AMYN-AHMED, El Razy, a Persian geographer, whose compilation on the countries of the East, called "Heft Iclym," or the seven climates, completed in 1594, has not yet been edited in Europe. A copy of it exists in the Bibliothèque Imperial of Paris.—A. M.

AMYN MOHAMMED AL AMYN BEN HAROUN, eldest son of the Caliph Haroun Al Raschid, was born at Bagdad in a.d. 786, and in 809 succeeded his father, whom he does not seem to have resembled. Haroun Al Raschid had given his two other sons, Mamùn and Motassem, the provinces of Khorasan and Mesopotamia respectively. Amyn, however, deposed his brothers from their governorships, and summoned Mamùn to court. He refused to obey, and in the war which ensued, Thaher, Mamùn's general, defeated the troops of Amyn, who, besieged in his own capital, was only saved from ruin by the revolt of Mamun's soldiery for want of pay. This relief, however, was only temporary, and Thaher at length possessed himself of Bagdad, and put Amyn to death, after he had vainly attempted to escape by voluntarily delivering himself up to Harthamah, Thaher's colleague in command, a.d. 813.—A. M.

AMYNTAS. Three kings of Macedon bore this name:—

Amyntas I. was reigning at the time the Pisistratids were expelled from Athens in 510 b.c., and offered Hippias an asylum within his realm. In 507 b.c. he entertained at his court the ambassadors of Darius, sent to demand of the Greeks earth and water in token of submission. These Persians pushed their demands on the hospitality of the Macedonian king so far, as to insist on possessing his wives and daughters. Alexander, son of Amyntas, under pretence of introducing them to the Macedonian ladies, put the deputies into the hands of a number of young men disguised in female clothing, who quickly dispatched them. Upon this Megabyzus, the Persian general, sent one of his officers, named Bubares, to inflict vengeance; but the affair seems to have been amicably settled, as Bubares accepted the hand of Gygea, daughter of Amyntas. The reign of this monarch terminated about 500 b.c.
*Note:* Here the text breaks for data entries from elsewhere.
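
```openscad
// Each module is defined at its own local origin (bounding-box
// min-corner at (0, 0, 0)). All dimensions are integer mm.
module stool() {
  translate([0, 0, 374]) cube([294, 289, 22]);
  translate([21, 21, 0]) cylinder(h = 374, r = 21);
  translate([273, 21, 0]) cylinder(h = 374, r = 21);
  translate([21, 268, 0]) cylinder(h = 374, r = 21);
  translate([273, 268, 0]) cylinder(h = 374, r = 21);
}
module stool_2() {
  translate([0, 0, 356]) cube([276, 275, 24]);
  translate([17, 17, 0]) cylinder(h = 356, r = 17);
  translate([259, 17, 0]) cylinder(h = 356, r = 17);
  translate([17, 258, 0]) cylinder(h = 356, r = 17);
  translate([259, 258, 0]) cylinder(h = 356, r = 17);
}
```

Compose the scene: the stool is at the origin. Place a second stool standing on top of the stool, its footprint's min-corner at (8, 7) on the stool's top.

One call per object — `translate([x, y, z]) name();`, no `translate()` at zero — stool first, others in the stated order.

stool();
translate([8, 7, 396]) stool_2();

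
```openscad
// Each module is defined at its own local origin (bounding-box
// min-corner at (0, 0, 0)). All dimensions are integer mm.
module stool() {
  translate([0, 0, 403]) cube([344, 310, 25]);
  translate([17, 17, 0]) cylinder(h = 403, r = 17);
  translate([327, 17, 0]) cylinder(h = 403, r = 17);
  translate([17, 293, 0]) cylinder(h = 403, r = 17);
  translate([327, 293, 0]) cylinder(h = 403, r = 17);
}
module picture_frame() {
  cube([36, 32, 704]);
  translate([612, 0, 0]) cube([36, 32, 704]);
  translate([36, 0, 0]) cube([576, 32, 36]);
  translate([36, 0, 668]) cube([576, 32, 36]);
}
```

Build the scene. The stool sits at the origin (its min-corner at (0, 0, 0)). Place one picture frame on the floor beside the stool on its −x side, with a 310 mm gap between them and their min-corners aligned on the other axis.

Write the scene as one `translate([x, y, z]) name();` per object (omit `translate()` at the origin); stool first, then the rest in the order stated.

stool();
translate([-958, 0, 0]) picture_frame();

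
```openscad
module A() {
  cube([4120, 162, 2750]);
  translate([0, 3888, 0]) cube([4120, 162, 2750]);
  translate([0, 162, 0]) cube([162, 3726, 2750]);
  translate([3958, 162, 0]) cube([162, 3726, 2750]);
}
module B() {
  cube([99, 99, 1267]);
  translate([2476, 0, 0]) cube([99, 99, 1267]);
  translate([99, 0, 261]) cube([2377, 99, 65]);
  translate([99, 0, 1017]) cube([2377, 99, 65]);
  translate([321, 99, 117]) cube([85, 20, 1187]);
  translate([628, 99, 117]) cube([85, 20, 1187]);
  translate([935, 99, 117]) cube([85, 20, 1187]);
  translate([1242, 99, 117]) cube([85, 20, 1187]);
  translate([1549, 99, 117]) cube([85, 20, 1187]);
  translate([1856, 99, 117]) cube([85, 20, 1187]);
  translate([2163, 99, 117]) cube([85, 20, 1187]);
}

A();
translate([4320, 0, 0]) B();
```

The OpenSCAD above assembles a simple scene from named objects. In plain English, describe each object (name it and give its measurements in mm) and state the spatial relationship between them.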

Amyntas II., son of Philip, the brother of Perdiccas II., and grandson of the Alexander mentioned in preceding article, reigned from 393 b.c. to 369 b.c. Driven from his throne by the Illyrians, he re-established himself by the aid of the Thessalians, and with the further aid of the Spartans reunited to his dominions the town of Olynthus. Philip of Macedon, father of Alexander the Great, was the youngest son of Amyntas II. by his wife Eurydice; and the physician Nicomachus, father of Aristotle, lived at the court of the same prince.

Amyntas III., son of Perdiccas III., and grandson of the preceding, was still a minor at the death of his father in 360 b.c., and never in reality acceded to the throne, as his uncle Philip, who had been made regent, and whose daughter Cynane, half-sister of Alexander the Great, Amyntas married, usurped the sovereignty. He was put to death for being concerned in a conspiracy against Alexander the Great in the first year of the reign of that monarch, 336 b.c.—A. M.
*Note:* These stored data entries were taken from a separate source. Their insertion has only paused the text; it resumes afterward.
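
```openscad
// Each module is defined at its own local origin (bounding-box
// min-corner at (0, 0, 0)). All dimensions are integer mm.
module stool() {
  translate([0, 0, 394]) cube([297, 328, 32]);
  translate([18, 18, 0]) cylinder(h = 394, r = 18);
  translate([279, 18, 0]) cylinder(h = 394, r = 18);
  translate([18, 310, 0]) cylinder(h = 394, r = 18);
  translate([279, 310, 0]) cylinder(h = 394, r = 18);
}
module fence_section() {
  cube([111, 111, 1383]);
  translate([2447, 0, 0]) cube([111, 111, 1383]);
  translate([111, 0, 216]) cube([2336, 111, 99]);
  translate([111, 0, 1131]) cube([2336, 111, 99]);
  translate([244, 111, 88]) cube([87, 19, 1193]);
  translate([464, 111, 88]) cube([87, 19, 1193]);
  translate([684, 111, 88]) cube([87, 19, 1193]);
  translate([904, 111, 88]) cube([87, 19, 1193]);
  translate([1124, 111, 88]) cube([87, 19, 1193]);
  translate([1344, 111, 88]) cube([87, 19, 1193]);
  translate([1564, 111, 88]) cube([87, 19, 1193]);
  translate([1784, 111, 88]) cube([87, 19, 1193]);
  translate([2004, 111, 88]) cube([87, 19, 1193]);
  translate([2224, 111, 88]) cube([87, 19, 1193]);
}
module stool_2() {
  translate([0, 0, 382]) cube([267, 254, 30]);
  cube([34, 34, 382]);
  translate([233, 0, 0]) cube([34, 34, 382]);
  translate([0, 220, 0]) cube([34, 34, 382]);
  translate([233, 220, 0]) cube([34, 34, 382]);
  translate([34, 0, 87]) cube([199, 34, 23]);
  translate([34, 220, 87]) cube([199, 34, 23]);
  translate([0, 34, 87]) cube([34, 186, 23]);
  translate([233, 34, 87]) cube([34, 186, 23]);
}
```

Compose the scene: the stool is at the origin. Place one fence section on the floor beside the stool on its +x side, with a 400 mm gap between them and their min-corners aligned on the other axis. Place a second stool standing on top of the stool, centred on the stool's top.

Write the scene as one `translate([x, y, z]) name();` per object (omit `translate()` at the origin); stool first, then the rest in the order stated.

stool();
translate([697, 0, 0]) fence_section();
translate([15, 37, 426]) stool_2();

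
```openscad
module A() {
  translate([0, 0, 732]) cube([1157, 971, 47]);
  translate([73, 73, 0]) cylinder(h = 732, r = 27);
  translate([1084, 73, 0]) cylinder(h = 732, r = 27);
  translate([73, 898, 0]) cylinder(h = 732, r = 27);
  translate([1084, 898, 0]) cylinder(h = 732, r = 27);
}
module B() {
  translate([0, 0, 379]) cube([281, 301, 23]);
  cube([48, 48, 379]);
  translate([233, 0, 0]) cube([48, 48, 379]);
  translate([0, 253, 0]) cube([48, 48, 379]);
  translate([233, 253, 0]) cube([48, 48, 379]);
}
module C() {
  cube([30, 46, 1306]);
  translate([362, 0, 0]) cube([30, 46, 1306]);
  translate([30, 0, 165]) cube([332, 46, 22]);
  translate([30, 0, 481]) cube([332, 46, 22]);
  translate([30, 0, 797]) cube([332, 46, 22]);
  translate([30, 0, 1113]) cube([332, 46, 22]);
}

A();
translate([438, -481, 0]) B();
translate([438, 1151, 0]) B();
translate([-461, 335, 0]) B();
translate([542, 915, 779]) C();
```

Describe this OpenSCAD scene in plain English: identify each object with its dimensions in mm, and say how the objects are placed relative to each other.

A is a rectangular dining table. The top is 1157×971×47 mm with its upper surface at z = 779 mm. It stands on four round legs of 54 mm diameter, each leg's bounding box inset 46 mm from the nearest pair of top edges, running from the floor to the underside of the top.

B is a four-legged stool. The seat is a 281×301×23 mm slab whose top surface is at z = 402 mm; four square legs, each 48×48 mm in cross-section, run from the floor (z = 0) to the underside of the seat, each flush with a corner of the seat.

C is a straight ladder. Two 30×46 mm vertical rails, 1306 mm tall, stand 392 mm apart (outside-to-outside) with their front faces coplanar on the −y side. 4 rungs, each 46 mm deep and 22 mm tall, span between the inner faces of the rails, front faces flush with the rails. The lowest rung's underside is at z = 165 mm and rungs are spaced 316 mm apart (underside to underside).

Three stools sit around the table at the −y, +y, −x sides. The ladder is on top of the table.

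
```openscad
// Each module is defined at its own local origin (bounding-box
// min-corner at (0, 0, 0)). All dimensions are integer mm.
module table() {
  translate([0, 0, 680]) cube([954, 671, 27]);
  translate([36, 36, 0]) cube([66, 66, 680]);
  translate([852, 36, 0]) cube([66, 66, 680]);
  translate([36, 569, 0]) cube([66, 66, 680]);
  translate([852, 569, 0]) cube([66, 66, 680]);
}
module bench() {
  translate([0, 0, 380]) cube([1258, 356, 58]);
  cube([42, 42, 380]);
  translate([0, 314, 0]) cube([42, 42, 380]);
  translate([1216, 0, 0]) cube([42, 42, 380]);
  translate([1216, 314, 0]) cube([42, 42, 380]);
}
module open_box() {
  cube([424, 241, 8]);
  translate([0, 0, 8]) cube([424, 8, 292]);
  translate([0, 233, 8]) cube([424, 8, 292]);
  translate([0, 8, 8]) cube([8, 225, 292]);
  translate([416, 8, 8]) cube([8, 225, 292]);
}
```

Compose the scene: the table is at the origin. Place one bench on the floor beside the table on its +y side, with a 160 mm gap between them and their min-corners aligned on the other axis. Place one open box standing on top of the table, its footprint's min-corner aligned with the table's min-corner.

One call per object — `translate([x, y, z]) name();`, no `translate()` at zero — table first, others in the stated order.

table();
translate([0, 831, 0]) bench();
translate([0, 0, 707]) open_box();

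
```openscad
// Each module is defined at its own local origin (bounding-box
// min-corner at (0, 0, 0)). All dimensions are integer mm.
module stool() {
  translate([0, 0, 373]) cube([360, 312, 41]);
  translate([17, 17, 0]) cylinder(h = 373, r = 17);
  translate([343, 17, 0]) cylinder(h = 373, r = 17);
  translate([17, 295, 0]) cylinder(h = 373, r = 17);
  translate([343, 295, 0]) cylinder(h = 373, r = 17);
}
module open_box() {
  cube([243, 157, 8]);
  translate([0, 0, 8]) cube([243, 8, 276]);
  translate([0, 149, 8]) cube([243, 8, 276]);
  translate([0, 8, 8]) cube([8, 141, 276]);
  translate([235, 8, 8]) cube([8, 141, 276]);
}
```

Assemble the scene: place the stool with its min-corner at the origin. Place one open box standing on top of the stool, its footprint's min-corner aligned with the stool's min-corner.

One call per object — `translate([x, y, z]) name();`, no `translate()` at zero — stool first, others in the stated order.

stool();
translate([0, 0, 414]) open_box();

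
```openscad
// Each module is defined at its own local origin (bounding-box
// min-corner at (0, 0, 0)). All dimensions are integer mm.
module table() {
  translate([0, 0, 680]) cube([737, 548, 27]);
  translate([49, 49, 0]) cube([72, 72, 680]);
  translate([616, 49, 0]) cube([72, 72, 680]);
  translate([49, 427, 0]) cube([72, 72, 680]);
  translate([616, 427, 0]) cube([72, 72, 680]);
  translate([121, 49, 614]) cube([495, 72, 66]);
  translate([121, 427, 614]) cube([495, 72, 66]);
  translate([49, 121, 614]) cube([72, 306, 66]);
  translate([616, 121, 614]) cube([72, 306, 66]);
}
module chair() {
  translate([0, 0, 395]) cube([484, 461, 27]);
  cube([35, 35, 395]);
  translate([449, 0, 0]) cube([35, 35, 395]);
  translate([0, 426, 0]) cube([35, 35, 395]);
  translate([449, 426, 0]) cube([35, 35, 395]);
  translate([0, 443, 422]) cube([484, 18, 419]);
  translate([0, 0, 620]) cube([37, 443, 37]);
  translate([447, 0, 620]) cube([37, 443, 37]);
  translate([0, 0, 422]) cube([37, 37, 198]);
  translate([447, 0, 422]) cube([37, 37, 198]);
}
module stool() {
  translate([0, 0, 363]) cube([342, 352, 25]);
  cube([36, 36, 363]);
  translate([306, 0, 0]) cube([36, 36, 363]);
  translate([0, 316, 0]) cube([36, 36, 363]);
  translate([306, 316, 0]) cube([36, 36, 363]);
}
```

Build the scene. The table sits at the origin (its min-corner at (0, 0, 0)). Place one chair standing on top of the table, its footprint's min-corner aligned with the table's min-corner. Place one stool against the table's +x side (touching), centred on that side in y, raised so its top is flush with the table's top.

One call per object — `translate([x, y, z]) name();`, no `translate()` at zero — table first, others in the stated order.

table();
translate([0, 0, 707]) chair();
translate([737, 98, 319]) stool();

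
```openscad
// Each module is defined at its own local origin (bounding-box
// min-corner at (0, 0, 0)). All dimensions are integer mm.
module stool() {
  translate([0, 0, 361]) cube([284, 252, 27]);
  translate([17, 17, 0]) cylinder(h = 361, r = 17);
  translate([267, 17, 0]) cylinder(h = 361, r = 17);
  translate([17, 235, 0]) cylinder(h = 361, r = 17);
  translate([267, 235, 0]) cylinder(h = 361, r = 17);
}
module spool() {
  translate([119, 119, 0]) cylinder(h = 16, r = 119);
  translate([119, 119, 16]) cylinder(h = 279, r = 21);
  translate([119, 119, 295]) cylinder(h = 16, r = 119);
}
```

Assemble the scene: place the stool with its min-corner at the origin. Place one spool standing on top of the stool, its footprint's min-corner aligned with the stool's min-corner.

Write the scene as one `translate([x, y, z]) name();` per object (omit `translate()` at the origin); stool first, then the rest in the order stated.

stool();
translate([0, 0, 388]) spool();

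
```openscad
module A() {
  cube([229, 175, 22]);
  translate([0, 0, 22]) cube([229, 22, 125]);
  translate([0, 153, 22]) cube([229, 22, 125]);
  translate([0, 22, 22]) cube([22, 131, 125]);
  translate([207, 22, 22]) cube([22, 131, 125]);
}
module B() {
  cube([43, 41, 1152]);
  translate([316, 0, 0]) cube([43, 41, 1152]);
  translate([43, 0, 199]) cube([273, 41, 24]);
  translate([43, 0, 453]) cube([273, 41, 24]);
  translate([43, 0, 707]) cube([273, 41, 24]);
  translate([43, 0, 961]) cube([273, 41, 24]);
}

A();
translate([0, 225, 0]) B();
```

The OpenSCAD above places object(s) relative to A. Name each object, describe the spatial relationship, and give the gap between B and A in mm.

The ladder's nearest face is 50 mm from the open box's +y face.

A is an open box. B is a ladder. The ladder is on the floor beside the open box on its +y side. The gap between the ladder and the open box is 50 mm.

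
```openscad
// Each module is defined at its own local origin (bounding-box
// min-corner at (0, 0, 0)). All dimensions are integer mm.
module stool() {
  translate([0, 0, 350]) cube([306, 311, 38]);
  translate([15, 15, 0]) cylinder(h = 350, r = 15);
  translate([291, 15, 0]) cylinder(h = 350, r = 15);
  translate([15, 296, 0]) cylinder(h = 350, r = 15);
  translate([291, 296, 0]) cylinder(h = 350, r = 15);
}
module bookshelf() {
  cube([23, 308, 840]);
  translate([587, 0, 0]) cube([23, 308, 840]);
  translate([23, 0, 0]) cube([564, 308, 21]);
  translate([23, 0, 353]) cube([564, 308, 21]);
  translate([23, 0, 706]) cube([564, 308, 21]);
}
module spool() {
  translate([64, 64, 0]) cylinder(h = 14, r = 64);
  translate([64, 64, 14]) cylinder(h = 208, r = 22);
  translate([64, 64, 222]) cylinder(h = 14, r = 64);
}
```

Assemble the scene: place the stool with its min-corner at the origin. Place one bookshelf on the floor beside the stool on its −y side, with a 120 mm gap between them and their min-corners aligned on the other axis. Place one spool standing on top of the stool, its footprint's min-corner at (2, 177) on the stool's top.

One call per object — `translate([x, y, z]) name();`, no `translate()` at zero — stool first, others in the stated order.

stool();
translate([0, -428, 0]) bookshelf();
translate([2, 177, 388]) spool();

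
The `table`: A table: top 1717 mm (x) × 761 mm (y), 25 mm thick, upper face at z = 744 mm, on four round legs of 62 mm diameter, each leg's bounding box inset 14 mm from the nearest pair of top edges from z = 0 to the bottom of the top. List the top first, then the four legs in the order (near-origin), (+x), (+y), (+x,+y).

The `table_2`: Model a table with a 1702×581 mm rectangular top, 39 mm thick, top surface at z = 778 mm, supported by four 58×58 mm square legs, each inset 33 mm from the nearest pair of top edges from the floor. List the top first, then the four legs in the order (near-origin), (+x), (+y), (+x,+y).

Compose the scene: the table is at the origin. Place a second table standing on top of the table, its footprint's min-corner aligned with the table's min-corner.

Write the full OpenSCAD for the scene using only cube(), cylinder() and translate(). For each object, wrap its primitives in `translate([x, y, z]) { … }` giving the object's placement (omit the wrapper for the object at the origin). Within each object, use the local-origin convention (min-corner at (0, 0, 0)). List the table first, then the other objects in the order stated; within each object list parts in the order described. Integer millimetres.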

AMYNTAS, a Macedonian who fled his country at the commencement of the reign of Alexander the Great, and placing himself under the protection of the Persians, received the command of the Greek mercenaries at the battle of Issus, 333 b.c.; after which he went to Egypt with a body of Greeks, and excited a revolt there against Mazaces, the Persian governor. He met with considerable success at first, but was finally defeated and slain about 330 b.c.—A. M.